At the same time, with the end of World War II, millions of veterans returned from the war in desperate need of housing and other services. In response, the federal government established the GI Bill of Rights, creating privileges for veterans that, in reality, were available only for White veterans. Through the Veterans Administration (VA), the agency responsible for distributing GI benefits, vets had access to low-interest mortgages without down payments. The Federal Housing Administration (FHA) and the VA were the two major institutions responsible for addressing the housing crisis. Together, they issued ½ of the mortgages across the U.S. by 1950.

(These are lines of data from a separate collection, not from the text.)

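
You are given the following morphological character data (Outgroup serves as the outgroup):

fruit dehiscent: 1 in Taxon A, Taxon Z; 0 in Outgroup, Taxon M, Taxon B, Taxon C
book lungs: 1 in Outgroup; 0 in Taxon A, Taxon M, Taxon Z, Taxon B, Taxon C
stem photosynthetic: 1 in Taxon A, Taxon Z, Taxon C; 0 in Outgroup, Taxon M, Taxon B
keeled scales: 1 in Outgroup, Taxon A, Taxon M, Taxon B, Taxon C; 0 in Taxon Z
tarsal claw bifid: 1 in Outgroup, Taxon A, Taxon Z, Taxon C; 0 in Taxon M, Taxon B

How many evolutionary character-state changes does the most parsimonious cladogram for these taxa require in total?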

The FHA enabled suburbanization by guaranteeing developers massive loans if they constructed all White neighborhoods. The two agencies shared an underwriting manual, obligating developers to adhere to zoning regulations and deed restrictions, requiring them to sell exclusively to White homebuyers. The glaring “success” of such policy was demonstrated by the fact that “in New York and northern New Jersey, ‘fewer than 100 of the 67,000 mortgages insured by the G.I. Bill supported home purchases by non-Whites.’”When other builders attempted to create integrated housing developments, their efforts largely proved to be financially infeasible. The FHA would not grant loans to Black borrowers or homes zoned in areas deemed racially mixed because they were “risky” investments.

A third institution that aided housing segregation, and especially White flight, was the Home Owners’ Loan Corporation. It created the practice of redlining, where it graded neighborhoods based on occupation, income, race and ethnicity, and housing stock. Real estate agents or lenders would use these delineations to determine where they should or should not sell homes to Whites. This practice aided generally held belief that “racially homogenous” neighborhoods benefited the community in a codified manner. The result was further undesirability of inner-urban neighborhoods for White people, who flooded into government-subsidized single-family homes in the suburbs.